Even scatter is really complicated and inefficient. You cannot really scatter writes to the output array. However, you can do scatter to separately bound arrays and so you have to adopt the following hack:
a) Do not pass in the actual input and output array directly. Bind the input and output array as dynamic pointers separately
b) Pass an array containing the output indices as input.
c) For each index in the passed array, do the computation and write to the index.
This is just INEFFICIENT. There is no need for such inefficiency on modern hardware. (See also this stackoverflow thread: http://stackoverflow.com/questions/10576583/passing-array-to-rsforeach-in-renderscript-compute )
2. In Renderscript, the API chooses which device to run your code on. That’s right, you have no idea if your code is running on the CPU or GPU or DSP etc. The work is supposedly automatically distributed between processors by the Renderscript runtime according the driver implemented by the SoC, and currently no guidelines are given about how to ensure code runs on GPU beyond “simple code should run on GPU”.
3. Renderscript’s philosophy is to not expose the actual hardware information and properties to the programmer. OpenCL lets you query a lot of information about the hardware properties, like the amount of local memory available. I guess given that the programmer can’t even decide where to run the code, this is not surprising.
4. CUDA introduced on-chip shared memory, and that concept has been adopted by almost every GPGPU API today including OpenCL, C++ AMP etc. However, Renderscript does not have any concept of on-chip shared memory. Thus, performance will be lower to well-optimized OpenCL kernels on many families of GPUs.

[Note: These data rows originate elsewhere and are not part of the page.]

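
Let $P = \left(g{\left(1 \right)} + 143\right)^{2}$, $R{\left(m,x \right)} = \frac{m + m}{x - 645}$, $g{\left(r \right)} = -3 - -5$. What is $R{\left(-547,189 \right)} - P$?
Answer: $- \frac{4793153}{228} \approx -21023.0$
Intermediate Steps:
$g{\left(r \right)} = 2$ ($g{\left(r \right)} = -3 + 5 = 2$)
$R{\left(m,x \right)} = \frac{2 m}{-645 + x}$
$P = 21025$ ($P = \left(2 + 143\right)^{2} = 145^{2} = 21025$)
$R{\left(-547,189 \right)} - P = 2 \left(-547\right) \frac{1}{-645 + 189} - 21025 = 2 \left(-547\right) \frac{1}{-456} - 21025 = 2 \left(-547\right) \left(- \frac{1}{456}\right) - 21025 = \frac{547}{228} - 21025 = - \frac{4793153}{228}$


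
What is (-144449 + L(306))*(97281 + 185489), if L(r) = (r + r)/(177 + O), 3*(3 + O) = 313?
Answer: -6821152069766/167 ≈ -4.0845e+10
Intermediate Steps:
O = 304/3 (O = -3 + (⅓)*313 = -3 + 313/3 = 304/3 ≈ 101.33)
L(r) = 6*r/835 (L(r) = (r + r)/(177 + 304/3) = (2*r)/(835/3) = (2*r)*(3/835) = 6*r/835)
(-144449 + L(306))*(97281 + 185489) = (-144449 + (6/835)*306)*(97281 + 185489) = (-144449 + 1836/835)*282770 = -120613079/835*282770 = -6821152069766/167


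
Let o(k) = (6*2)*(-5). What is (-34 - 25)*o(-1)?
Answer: 3540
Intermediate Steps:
o(k) = -60 (o(k) = 12*(-5) = -60)
(-34 - 25)*o(-1) = (-34 - 25)*(-60) = -59*(-60) = 3540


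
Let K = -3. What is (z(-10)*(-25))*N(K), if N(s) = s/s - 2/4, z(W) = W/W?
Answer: -25/2 ≈ -12.500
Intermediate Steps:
z(W) = 1
N(s) = 1/2 (N(s) = 1 - 2*1/4 = 1 - 1/2 = 1/2)
(z(-10)*(-25))*N(K) = (1*(-25))*(1/2) = -25*1/2 = -25/2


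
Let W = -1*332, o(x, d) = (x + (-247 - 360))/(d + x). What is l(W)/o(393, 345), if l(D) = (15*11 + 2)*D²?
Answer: -6792333552/107 ≈ -6.3480e+7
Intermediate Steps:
o(x, d) = (-607 + x)/(d + x) (o(x, d) = (x - 607)/(d + x) = (-607 + x)/(d + x))
W = -332
l(D) = 167*D² (l(D) = (165 + 2)*D² = 167*D²)
l(W)/o(393, 345) = (167*(-332)²)/(((-607 + 393)/(345 + 393))) = (167*110224)/((-214/738)) = 18407408/(((1/738)*(-214))) = 18407408/(-107/369) = 18407408*(-369/107) = -6792333552/107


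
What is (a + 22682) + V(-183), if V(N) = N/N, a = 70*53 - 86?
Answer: 26307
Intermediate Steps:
a = 3624 (a = 3710 - 86 = 3624)
V(N) = 1
(a + 22682) + V(-183) = (3624 + 22682) + 1 = 26306 + 1 = 26307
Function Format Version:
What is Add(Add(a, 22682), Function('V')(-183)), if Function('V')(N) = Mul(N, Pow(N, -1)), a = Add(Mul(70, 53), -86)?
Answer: 26307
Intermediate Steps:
a = 3624 (a = Add(3710, -86) = 3624)
Function('V')(N) = 1
Add(Add(a, 22682), Function('V')(-183)) = Add(Add(3624, 22682), 1) = Add(26306, 1) = 26307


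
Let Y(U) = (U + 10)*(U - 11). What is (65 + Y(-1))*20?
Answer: -860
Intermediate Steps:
Y(U) = (-11 + U)*(10 + U) (Y(U) = (10 + U)*(-11 + U) = (-11 + U)*(10 + U))
(65 + Y(-1))*20 = (65 + (-110 + (-1)² - 1*(-1)))*20 = (65 + (-110 + 1 + 1))*20 = (65 - 108)*20 = -43*20 = -860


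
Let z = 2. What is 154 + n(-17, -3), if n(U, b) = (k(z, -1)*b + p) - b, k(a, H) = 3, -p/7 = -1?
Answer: 155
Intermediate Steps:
p = 7 (p = -7*(-1) = 7)
n(U, b) = 7 + 2*b (n(U, b) = (3*b + 7) - b = (7 + 3*b) - b = 7 + 2*b)
154 + n(-17, -3) = 154 + (7 + 2*(-3)) = 154 + (7 - 6) = 154 + 1 = 155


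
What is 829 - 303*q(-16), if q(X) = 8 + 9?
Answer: -4322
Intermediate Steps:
q(X) = 17
829 - 303*q(-16) = 829 - 303*17 = 829 - 5151 = -4322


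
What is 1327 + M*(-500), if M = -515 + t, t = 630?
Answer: -56173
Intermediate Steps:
M = 115 (M = -515 + 630 = 115)
1327 + M*(-500) = 1327 + 115*(-500) = 1327 - 57500 = -56173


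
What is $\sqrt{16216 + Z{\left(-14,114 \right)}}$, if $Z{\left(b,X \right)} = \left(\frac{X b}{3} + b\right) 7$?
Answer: $\sqrt{12394} \approx 111.33$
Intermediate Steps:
$Z{\left(b,X \right)} = 7 b + \frac{7 X b}{3}$ ($Z{\left(b,X \right)} = \left(X b \frac{1}{3} + b\right) 7 = \left(\frac{X b}{3} + b\right) 7 = \left(b + \frac{X b}{3}\right) 7 = 7 b + \frac{7 X b}{3}$)
$\sqrt{16216 + Z{\left(-14,114 \right)}} = \sqrt{16216 + \frac{7}{3} \left(-14\right) \left(3 + 114\right)} = \sqrt{16216 + \frac{7}{3} \left(-14\right) 117} = \sqrt{16216 - 3822} = \sqrt{12394}$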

5. Renderscript is not available directly from the Android NDK. This is a significant limitation because high-performance applications (such as performance sensitive games) will often be written using the NDK.
Overall I do not think that the current iteration of Renderscript is meant for writing high performance code. Well optimized OpenCL/CUDA/C++ AMP kernels will always significantly outperform Renderscript code simply because Renderscript tries to present a simple abstraction and gives no control over performance. Performance will be entirely dependent upon the Renderscript compiler and driver, and will only come close to an API like OpenCL, CUDA or C++ AMP in very simple cases where the compiler may have the right heuristics built in.
At the same time, Renderscript has very weird programming model limitations, such as the scatter limitation outlined above. I think Renderscript was designed with only one application in mind: Simple image processing filters. And as @jimrayvaughn pointed out on twitter, many of those can be done efficiently using GLSL using well-understood techniques.
I hope that the SoC vendors and mobile handset vendors are reading this blog, and I hope that GPGPU on Android does not remain limited to Renderscript. Mobile vendors are wasting the power and potential of modern GPUs by not exposing the full power of the hardware to the developers. If you want to unlock the performance of your GPU, Renderscript is not the solution you are looking for.
Disclaimer: I am not a Renderscript expert. Finding documentation on Renderscript has been very tough, and my comments here are based upon what I could glean from the docs. If you find errors in this article, please point them out and I will update the article.
edited: Added NDK issue.
edited: Originally stated gather requires similar hack. However, gather works just fine. Only scatter is problematic.